I can't imagine many people would say many negative things about their $3700 laptop, even if it has multiple issues.

1 comments

It's actually £3700, so approximately $4650 (US).

Eye watering indeed.

Holy shit. Why?? Is it around the same cost in Euros? I don't understand this. I literally paid half of that for mine.
The version that is referred to has to be the 15" with extra SSD and more expensive CPU.

Before taxes Apple's prices varies around 10% with Japan and USA consistently being the cheapest. (Excluding "special" cases like Venezuela or mainland China with has either special import taxes or a failing currency.)

VAT (sales tax) in Europe is in general around 20%; for a company this tax is fully deductible.

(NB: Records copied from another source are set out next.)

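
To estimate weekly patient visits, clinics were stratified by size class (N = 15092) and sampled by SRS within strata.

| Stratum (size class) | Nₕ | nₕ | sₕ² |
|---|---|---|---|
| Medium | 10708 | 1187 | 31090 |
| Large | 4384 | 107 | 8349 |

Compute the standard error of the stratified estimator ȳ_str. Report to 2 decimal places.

4.26

Var(ȳ_str) = Σₕ Wₕ²(1 − fₕ)sₕ²/nₕ with Wₕ = Nₕ/N, N = 15092.
Medium: Wₕ = 0.70951497; term = 0.70951497²·(1 − 0.11085170)·31090/1187 = 11.723771.
Large: Wₕ = 0.29048503; term = 0.29048503²·(1 − 0.02440693)·8349/107 = 6.4234284.
Sum = 18.147199.
SE = √(18.147199) = 4.26.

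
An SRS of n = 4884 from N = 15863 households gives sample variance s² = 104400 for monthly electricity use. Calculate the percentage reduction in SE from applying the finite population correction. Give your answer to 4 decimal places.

f = n/N = 4884/15863 = 0.30788628.
SE_no-fpc = √(s²/n) = 4.6234101; SE_fpc = √((1−f)s²/n) = 3.8463708.
Ratio = √(1−f) = 0.83193373. Reduction = 100·(1 − 0.83193373) = 16.8066%.

16.8066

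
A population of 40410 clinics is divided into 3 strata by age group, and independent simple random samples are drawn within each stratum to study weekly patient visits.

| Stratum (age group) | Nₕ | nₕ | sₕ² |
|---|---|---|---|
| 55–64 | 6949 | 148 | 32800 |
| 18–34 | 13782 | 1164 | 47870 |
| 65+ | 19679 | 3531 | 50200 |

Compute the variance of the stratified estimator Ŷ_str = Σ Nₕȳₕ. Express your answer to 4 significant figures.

2.214 × 10^10

Var(Ŷ_str) = Σₕ Nₕ²(1 − fₕ)sₕ²/nₕ.
55–64: 6949²·(1 − 148/6949)·32800/148 = 1.0473871 × 10^10.
18–34: 13782²·(1 − 1164/13782)·47870/1164 = 7.1517647 × 10^9.
65+: 19679²·(1 − 3531/19679)·50200/3531 = 4.517808 × 10^9.
Sum = 2.2143444 × 10^10.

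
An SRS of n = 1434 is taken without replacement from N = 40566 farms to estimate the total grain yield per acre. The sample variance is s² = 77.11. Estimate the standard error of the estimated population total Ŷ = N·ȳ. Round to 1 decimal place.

Var(Ŷ) = N²·Var(ȳ) = N²·(1 − n/N)·s²/n.
f = 1434/40566 = 0.03534980; Var(ȳ) = 0.96465020·77.11/1434 = 0.051871811.
Var(Ŷ) = 40566² · 0.051871811 = 8.5360271 × 10^7.
SE(Ŷ) = √(8.5360271 × 10^7) = 9239.1.

9239.1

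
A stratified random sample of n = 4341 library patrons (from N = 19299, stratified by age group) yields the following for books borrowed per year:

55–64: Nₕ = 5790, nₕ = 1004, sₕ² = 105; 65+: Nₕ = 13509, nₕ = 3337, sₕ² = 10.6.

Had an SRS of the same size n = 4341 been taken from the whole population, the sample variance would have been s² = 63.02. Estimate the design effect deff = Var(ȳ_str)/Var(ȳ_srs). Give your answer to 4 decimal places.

0.7957

Var(ȳ_str) = Σ Wₕ²(1−fₕ)sₕ²/nₕ with Wₕ = Nₕ/19299:
  55–64: (5790/19299)²·(1−1004/5790)·105/1004 = 0.0077810325
  65+: (13509/19299)²·(1−3337/13509)·10.6/3337 = 0.0011719514
  → Var(ȳ_str) = 0.0089529839.
Var(ȳ_srs) = (1 − 4341/19299)·63.02/4341 = 0.011251938.
deff = 0.0089529839 / 0.011251938 = 0.7957.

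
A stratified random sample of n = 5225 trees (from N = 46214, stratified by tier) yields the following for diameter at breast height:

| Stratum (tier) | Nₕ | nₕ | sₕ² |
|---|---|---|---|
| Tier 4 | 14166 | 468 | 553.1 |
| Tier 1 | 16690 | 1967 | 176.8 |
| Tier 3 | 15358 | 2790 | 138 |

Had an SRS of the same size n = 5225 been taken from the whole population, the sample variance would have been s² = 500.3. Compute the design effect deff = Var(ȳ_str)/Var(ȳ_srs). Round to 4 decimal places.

Var(ȳ_str) = Σ Wₕ²(1−fₕ)sₕ²/nₕ with Wₕ = Nₕ/46214:
  Tier 4: (14166/46214)²·(1−468/14166)·553.1/468 = 0.10737794
  Tier 1: (16690/46214)²·(1−1967/16690)·176.8/1967 = 0.010341497
  Tier 3: (15358/46214)²·(1−2790/15358)·138/2790 = 0.0044702169
  → Var(ȳ_str) = 0.12218965.
Var(ȳ_srs) = (1 − 5225/46214)·500.3/5225 = 0.084925472.
deff = 0.12218965 / 0.084925472 = 1.4388.

1.4388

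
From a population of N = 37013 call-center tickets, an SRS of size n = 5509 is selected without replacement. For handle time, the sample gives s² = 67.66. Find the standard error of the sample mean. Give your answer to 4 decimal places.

0.1022

Under SRS without replacement, Var(ȳ) = (1 − f)·s²/n with f = n/N = 5509/37013 = 0.14883960.
Var(ȳ) = (1 − 0.14883960)·67.66/5509 = 0.85116040·0.012281721 = 0.010453714.
SE(ȳ) = √(0.010453714) = 0.1022.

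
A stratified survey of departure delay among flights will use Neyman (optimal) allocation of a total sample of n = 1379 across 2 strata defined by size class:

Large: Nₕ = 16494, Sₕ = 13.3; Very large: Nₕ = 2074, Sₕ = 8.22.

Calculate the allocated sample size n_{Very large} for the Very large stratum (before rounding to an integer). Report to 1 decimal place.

Neyman allocation: nₕ = n·NₕSₕ / Σⱼ NⱼSⱼ.
Σ NⱼSⱼ = 16494·13.3 + 2074·8.22 = 236418.48.
n_{Very large} = 1379·2074·8.22 / 236418.48 = 99.4.

99.4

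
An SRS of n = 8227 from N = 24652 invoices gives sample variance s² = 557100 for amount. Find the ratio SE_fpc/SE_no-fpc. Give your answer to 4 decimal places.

f = n/N = 8227/24652 = 0.33372546.
SE_no-fpc = √(s²/n) = 8.2289767; SE_fpc = √((1−f)s²/n) = 6.716955.
Ratio = √(1−f) = 0.81625642.

0.8163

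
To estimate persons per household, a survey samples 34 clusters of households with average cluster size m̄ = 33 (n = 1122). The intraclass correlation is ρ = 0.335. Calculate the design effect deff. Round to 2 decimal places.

11.72

deff = 1 + (33 − 1)·0.335 = 1 + 10.72 = 11.72.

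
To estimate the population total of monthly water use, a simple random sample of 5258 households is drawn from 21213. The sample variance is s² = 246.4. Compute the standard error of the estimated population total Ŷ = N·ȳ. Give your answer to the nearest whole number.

3983

Var(Ŷ) = N²·Var(ȳ) = N²·(1 − n/N)·s²/n.
f = 5258/21213 = 0.24786687; Var(ȳ) = 0.75213313·246.4/5258 = 0.035246406.
Var(Ŷ) = 21213² · 0.035246406 = 1.5860578 × 10^7.
SE(Ŷ) = √(1.5860578 × 10^7) = 3983.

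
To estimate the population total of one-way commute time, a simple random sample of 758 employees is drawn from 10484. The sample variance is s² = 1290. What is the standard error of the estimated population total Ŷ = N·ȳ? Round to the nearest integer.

13173

Var(Ŷ) = N²·Var(ȳ) = N²·(1 − n/N)·s²/n.
f = 758/10484 = 0.07230065; Var(ȳ) = 0.92769935·1290/758 = 1.5788023.
Var(Ŷ) = 10484² · 1.5788023 = 1.7353288 × 10^8.
SE(Ŷ) = √(1.7353288 × 10^8) = 13173.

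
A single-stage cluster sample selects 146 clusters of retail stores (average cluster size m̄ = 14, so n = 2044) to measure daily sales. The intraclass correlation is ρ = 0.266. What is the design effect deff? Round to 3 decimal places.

deff = 1 + (14 − 1)·0.266 = 1 + 3.458 = 4.458.

4.458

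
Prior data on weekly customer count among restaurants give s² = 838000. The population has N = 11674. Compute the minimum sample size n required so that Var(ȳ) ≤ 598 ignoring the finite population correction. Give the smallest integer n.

1402

Without fpc, n₀ = s²/D = 838000/598 = 1401.3378.
Rounding up, n = 1402.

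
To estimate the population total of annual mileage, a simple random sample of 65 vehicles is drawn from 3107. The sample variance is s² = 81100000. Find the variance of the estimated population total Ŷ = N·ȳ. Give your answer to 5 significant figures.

Var(Ŷ) = N²·Var(ȳ) = N²·(1 − n/N)·s²/n.
f = 65/3107 = 0.02092050; Var(ȳ) = 0.97907950·81100000/65 = 1.22159 × 10^6.
Var(Ŷ) = 3107² · (1.22159 × 10^6) = 1.1792557 × 10^13.

1.1793 × 10^13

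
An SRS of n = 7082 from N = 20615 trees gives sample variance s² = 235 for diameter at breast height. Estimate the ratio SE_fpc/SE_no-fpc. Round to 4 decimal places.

0.8102

f = n/N = 7082/20615 = 0.34353626.
SE_no-fpc = √(s²/n) = 0.18216124; SE_fpc = √((1−f)s²/n) = 0.1475915.
Ratio = √(1−f) = 0.81022450.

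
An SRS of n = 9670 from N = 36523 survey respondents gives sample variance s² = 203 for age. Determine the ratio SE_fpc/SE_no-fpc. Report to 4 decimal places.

f = n/N = 9670/36523 = 0.26476467.
SE_no-fpc = √(s²/n) = 0.14488879; SE_fpc = √((1−f)s²/n) = 0.12423614.
Ratio = √(1−f) = 0.85745865.

0.8575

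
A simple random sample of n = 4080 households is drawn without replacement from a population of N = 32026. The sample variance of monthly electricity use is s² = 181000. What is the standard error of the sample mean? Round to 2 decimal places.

Under SRS without replacement, Var(ȳ) = (1 − f)·s²/n with f = n/N = 4080/32026 = 0.12739649.
Var(ȳ) = (1 − 0.12739649)·181000/4080 = 0.87260351·44.362745 = 38.711087.
SE(ȳ) = √(38.711087) = 6.22.

6.22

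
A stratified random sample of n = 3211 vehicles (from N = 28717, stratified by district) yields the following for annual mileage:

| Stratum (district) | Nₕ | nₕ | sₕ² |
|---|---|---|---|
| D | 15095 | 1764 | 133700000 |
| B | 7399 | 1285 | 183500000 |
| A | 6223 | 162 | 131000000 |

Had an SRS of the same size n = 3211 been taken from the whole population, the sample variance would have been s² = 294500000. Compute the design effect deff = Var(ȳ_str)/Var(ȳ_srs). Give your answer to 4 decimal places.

Var(ȳ_str) = Σ Wₕ²(1−fₕ)sₕ²/nₕ with Wₕ = Nₕ/28717:
  D: (15095/28717)²·(1−1764/15095)·133700000/1764 = 18494.838
  B: (7399/28717)²·(1−1285/7399)·183500000/1285 = 7833.4534
  A: (6223/28717)²·(1−162/6223)·131000000/162 = 36984.711
  → Var(ȳ_str) = 63313.002.
Var(ȳ_srs) = (1 − 3211/28717)·294500000/3211 = 81460.727.
deff = 63313.002 / 81460.727 = 0.7772.

0.7772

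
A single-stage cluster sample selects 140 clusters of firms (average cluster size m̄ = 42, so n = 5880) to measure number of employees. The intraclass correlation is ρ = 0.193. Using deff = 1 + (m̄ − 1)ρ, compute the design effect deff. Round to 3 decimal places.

8.913

deff = 1 + (42 − 1)·0.193 = 1 + 7.913 = 8.913.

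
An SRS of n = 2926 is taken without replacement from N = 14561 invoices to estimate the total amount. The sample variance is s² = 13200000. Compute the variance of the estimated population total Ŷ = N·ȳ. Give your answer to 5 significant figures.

Var(Ŷ) = N²·Var(ȳ) = N²·(1 − n/N)·s²/n.
f = 2926/14561 = 0.20094774; Var(ȳ) = 0.79905226·13200000/2926 = 3604.7471.
Var(Ŷ) = 14561² · 3604.7471 = 7.6428829 × 10^11.

7.6429 × 10^11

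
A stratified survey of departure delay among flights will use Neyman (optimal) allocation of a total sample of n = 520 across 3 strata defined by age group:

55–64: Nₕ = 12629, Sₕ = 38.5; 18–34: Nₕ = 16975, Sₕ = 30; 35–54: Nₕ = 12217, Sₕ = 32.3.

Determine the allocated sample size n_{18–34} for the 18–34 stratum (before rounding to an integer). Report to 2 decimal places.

Neyman allocation: nₕ = n·NₕSₕ / Σⱼ NⱼSⱼ.
Σ NⱼSⱼ = 12629·38.5 + 16975·30 + 12217·32.3 = 1.3900756 × 10^6.
n_{18–34} = 520·16975·30 / (1.3900756 × 10^6) = 190.50.

190.50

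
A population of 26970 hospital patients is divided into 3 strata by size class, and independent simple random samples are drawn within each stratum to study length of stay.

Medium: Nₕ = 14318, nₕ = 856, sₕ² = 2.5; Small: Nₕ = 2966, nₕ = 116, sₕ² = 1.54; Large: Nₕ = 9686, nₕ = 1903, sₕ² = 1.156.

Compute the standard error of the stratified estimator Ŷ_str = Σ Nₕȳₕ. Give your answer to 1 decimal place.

849.1

Var(Ŷ_str) = Σₕ Nₕ²(1 − fₕ)sₕ²/nₕ.
Medium: 14318²·(1 − 856/14318)·2.5/856 = 562934.92.
Small: 2966²·(1 − 116/2966)·1.54/116 = 112222.19.
Large: 9686²·(1 − 1903/9686)·1.156/1903 = 45794.207.
Sum = 720951.32.
SE = √(720951.32) = 849.1.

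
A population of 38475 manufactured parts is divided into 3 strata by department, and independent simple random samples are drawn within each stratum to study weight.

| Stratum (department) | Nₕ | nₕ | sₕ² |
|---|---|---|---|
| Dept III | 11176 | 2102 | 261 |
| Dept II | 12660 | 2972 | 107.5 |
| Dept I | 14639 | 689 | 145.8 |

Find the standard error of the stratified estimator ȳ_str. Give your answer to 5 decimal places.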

Also in Europe we usually talk about VAT included prices, while in the US they talk about VAT excluded prices.

I don't know if that's the case here. The only Apple products I have are a 1991 PowerBook and a Macintosh II (first model) I keep as mementos.

Could you explain the VAT tax deduction? When I was in Europe I purchased one expensive thing, and I got a refund for VAT at the airport. This was nice and made sense. But otherwise I don't understand it.
As noted elsewhere in this thread. UK consumer law also forces bundled 6-year warranties on electronics which adds substantially to the costs.